Demokratik siyasetin alanının daraltılması.

Egemenlik Meclis üzerinden halka ait olmaktan çıkartıldı ve bürokratik kurumlar siyasal egemenliğe ortak kılındı. Devlet alanı demokratik usullerle işbaşına gelecek hükümetler aleyhine olacak şekilde daraltıldı. Eğitim, savunma gibi konular demokratik tesir ve murakabe alanının dışına alındı.

Askerî bürokrasiye imtiyazlı bir statü tanınması.

Demokratik ülkelerdeki uygulamadan ayrılarak Genel Kurmay Milli Savunma Bakanlığı'na bağlı olmaktan çıkartıldı ve GKB Başbakana karşı “sorumlu” kılındı. Bu sorumluluğun ne anlama geldiği belli değildi ama kesin olan GKB'nın kendi başına kaldığıydı. GKB son yıllara kadar gerçek başbakan olarak sistemde yer aldı. Birçok alanda son söz ordudaydı. AK Parti hükümetinin reformlarına kadar GKB'nın yargılanmasıyla ilgili bir düzenleme dahi mevzuatta yer bulamadı.

Yargı, üniversiteler ve medyanın bürokratik vesayet sisteminin sacayakları olarak düzenlenmesi.

Yargı ve üniversiteler askeri bürokrasiye eklemlendi. Yargı askerle birlikte demokratik hükümetleri sınırlamak ve gerekirse cezalandırmak, üniversiteler ise resmî ideolojiyi meşrulaştırmak, yeniden üretmek ve elit tabaklara aşılamak üzere siperlere yerleştirildi.
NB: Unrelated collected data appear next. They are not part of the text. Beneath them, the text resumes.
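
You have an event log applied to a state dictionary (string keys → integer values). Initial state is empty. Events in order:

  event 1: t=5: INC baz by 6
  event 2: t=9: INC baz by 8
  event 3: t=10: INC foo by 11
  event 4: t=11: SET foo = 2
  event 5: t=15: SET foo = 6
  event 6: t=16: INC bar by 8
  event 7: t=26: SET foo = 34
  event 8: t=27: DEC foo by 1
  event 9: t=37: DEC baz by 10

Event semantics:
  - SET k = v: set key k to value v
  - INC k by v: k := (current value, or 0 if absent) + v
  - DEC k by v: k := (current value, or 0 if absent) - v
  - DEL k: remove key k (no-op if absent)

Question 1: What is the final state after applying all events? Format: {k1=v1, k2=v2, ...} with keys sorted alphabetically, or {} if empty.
Answer: {bar=8, baz=4, foo=33}

Derivation:
  after event 1 (t=5: INC baz by 6): {baz=6}
  after event 2 (t=9: INC baz by 8): {baz=14}
  after event 3 (t=10: INC foo by 11): {baz=14, foo=11}
  after event 4 (t=11: SET foo = 2): {baz=14, foo=2}
  after event 5 (t=15: SET foo = 6): {baz=14, foo=6}
  after event 6 (t=16: INC bar by 8): {bar=8, baz=14, foo=6}
  after event 7 (t=26: SET foo = 34): {bar=8, baz=14, foo=34}
  after event 8 (t=27: DEC foo by 1): {bar=8, baz=14, foo=33}
  after event 9 (t=37: DEC baz by 10): {bar=8, baz=4, foo=33}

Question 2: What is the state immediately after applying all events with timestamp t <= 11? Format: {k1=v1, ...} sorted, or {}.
Answer: {baz=14, foo=2}

Derivation:
Apply events with t <= 11 (4 events):
  after event 1 (t=5: INC baz by 6): {baz=6}
  after event 2 (t=9: INC baz by 8): {baz=14}
  after event 3 (t=10: INC foo by 11): {baz=14, foo=11}
  after event 4 (t=11: SET foo = 2): {baz=14, foo=2}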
Aynı şekilde, medya da devletin uzantısı olacak şekilde dizayn edildi. Artık medyanın görevi gerektiğinde demokratik hükümetlere devlet adına savaş açmak ve devletin yanlışlarını saklamak veya hükümetlerin üzerine yıkmaktı. Devlet resmî ilanları ve kağıt sübvansiyonlarını medyayı kontrol altına almanın araçları olarak kullandı. Ayrıca mesleğe giriş de bir çeşit zümre faaliyeti hâline getirildi. Bu yüzden medya on yıllar boyunca kelimenin gerçek anlamında çeşitlilik ve çoğulluktan uzak kaldı.
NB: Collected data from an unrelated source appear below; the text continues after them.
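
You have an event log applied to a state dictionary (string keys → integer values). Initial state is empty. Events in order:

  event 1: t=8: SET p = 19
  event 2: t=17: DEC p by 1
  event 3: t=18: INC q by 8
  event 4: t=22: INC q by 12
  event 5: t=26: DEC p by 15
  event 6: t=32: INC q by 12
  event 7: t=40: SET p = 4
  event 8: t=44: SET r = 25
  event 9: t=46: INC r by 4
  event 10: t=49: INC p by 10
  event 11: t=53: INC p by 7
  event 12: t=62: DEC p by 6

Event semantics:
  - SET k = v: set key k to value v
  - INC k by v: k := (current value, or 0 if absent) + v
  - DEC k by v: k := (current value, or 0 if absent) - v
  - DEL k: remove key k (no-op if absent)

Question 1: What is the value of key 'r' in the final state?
Answer: 29

Derivation:
Track key 'r' through all 12 events:
  event 1 (t=8: SET p = 19): r unchanged
  event 2 (t=17: DEC p by 1): r unchanged
  event 3 (t=18: INC q by 8): r unchanged
  event 4 (t=22: INC q by 12): r unchanged
  event 5 (t=26: DEC p by 15): r unchanged
  event 6 (t=32: INC q by 12): r unchanged
  event 7 (t=40: SET p = 4): r unchanged
  event 8 (t=44: SET r = 25): r (absent) -> 25
  event 9 (t=46: INC r by 4): r 25 -> 29
  event 10 (t=49: INC p by 10): r unchanged
  event 11 (t=53: INC p by 7): r unchanged
  event 12 (t=62: DEC p by 6): r unchanged
Final: r = 29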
Bu sistem bugüne kadar yaşadı, yaşatıldı. Demokratik hükümetler ve merkez sağ partiler buna direndi. Adâlet Partisi, Anavatan Partisi ve AK Parti ana direniş odakları oldu. 1960 darbesinin ertesi günü başlayan sivil toplum-devlet ve seçimlerden sonra doğan hükümet-devlet kavgası birikimli şekilde günümüze kadar ulaştı. Sistemde gedikler açıldı ama vesayet sisteminin tam olarak tasfiye edildiğini söylemek hâlâ zor. Askerî bürokrasinin nispeten geriletildiği ve gevşetildiği olduysa da vesayet asla tam olarak yıkılamadı. Son yıllarda askerlerden doğan kısmî boşluğu başka bir üniformalı grup (polis) doldurmaya çalıştı.

Bürokratik vesayet sistemi sacayaklarından biri olarak üniversiteleri görmüş ve düzenlemişti. Bu öylesine etkili oldu ki, üniversiteler demokrasinin değil vesayetin kaleleri olarak işledi. Tüm üniversiteler bu çizgide kaldı. Demokratik hükümetler tarafından Aydın'da kurulan ve Adnan Menderes Üniversitesi adı verilen yüksek öğretim kurumu da üniversitelere tanınan alanın ve verilen misyonun dışına çıkmadı, çıkamadı. Belki de çıkmayı asla düşünmedi, istemedi. Adını taşıdığı Adnan Menderes'in hatırasına ilgi ve saygı göstermedi.

Şükürler olsun ki şimdi bu değişiyor. 27 Mayıs darbesinin 55. yılı münasebetiyle Adnan Menderes Üniversitesi 28 Mayıs'ta gazetelere tam sayfa bir ilan verdi. İlanda şunlar söylendi:

“Demokrasi tarihimizde yaşanan travmaların başlangıcı olan 27 Mayıs 1960 askerî darbesi 'millî iradenin' baskı altına alındığı kara bir gün olarak hatırlanmaktadır. Demokrasiye ket vurularak halk iradesinin yok sayıldığı ve milletin gönlünde derin acılar bırakan darbenin 55. yıl dönümü vesilesiyle her türlü darbeci ve vesayetçi anlayışı kınıyoruz.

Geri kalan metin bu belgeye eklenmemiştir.